The blue hardback near the end of the shelf is a copy of The Singing Tree by Kate Seredy which I may have stolen from the library. I loved it so much even though (or perhaps because) the setting was quite strange to me at the time that I couldn't bear to part with it. 

Before moving on to the next shelf, I must tell you about the two little hedgehogs at the other end of this shelf. They are old hedgehog toys from the 1960s which my daughter bought me to go with Georgie, my hedgehog nightie case who I got for my seventh birthday and still have. All of them were made by Merrythought.


Two more shelves to look at. The third shelf has my Enid Blyton books and the rest of my childhood story books. I'm gradually re-reading these and have particularly enjoyed those by Jenifer Wayne which I think are all out of print now.

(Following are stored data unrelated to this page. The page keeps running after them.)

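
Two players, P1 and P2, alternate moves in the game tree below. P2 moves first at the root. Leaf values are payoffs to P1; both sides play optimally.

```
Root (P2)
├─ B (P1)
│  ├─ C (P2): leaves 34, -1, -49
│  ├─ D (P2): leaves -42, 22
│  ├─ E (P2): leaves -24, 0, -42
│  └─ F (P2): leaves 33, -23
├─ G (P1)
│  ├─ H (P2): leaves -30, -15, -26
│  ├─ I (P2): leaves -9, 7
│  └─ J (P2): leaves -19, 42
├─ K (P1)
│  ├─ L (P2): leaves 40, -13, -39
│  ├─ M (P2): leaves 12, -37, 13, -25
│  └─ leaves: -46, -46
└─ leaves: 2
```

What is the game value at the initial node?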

In the middle are my small collection of Polish Peg Dolls. The one in the red cloak was mine as a child, I bought the other two in recent years as I thought it was about time she had some company. There's something rather special about these little dolls I think.

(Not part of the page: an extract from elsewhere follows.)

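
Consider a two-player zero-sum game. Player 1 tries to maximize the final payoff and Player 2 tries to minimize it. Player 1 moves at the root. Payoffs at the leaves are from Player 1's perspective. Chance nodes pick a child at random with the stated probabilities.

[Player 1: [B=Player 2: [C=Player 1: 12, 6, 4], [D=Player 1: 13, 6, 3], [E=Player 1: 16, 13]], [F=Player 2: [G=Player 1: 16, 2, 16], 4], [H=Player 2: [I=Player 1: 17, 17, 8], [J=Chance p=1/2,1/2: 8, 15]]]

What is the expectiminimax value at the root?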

The bottom shelf is where we get to the big exception about this being my childhood books. The half dozen or so at the start of the shelf were mine and I read and re-read them. They were all originally my Mum's and most of them were school prizes. They boasted exciting titles like Jane Runs Away From School and 'Bracken Had a Secret'. I can't remember now what the secret was; I shall have to re-read that one. My absolute favourite though was Queen of the Abbey Girls which I didn't realise for years was just one of a huge series of Abbey Girls books by Elsie Oxenham. As you can see, I've gradually added to my collection over the years, starting in the 1970s ... and I still haven't got a complete set. I think I might have to read them all in order this year, some of them for the first time. Does anyone else know these books?

One more thing to show you before I go - a corner of cuddly toys. With a lot of measuring, cutting and sticking, I managed to contrive some basic cardboard shelves out of an old box to house a few toys in the corner next to this bookcase.

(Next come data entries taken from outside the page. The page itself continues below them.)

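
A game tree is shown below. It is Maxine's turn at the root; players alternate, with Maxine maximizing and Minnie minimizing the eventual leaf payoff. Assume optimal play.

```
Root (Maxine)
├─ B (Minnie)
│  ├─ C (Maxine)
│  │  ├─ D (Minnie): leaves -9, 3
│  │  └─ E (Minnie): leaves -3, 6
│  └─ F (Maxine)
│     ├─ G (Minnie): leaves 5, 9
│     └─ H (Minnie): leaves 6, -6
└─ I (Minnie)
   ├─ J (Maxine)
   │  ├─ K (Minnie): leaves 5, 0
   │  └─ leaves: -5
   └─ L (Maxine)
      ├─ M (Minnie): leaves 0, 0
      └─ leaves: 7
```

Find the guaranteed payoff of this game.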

I found the two old  toy dogs separately at Brackley Antiques, the source of many of my treasures when I was able to travel. The rabbit standing next to them is my brother's old toy who he christened 'Bottle'. He also had a penguin called 'Gate'; as you might gather, our Mum believed in letting us name our own toys. Bottle had to have a new body sewn for him by me years ago, hence the clothes.

The pretty toys on the top of these shelves are Emily Button and her friends Bobble the Cat and Mousey the Mouse. These were sold by Marks & Spencer here in the UK about ten years ago which is when I bought mine. They no longer sell them but you can find them secondhand quite easily. I love their pastel patchwork style.

And now I must stop. I hope you've enjoyed a look round my new room.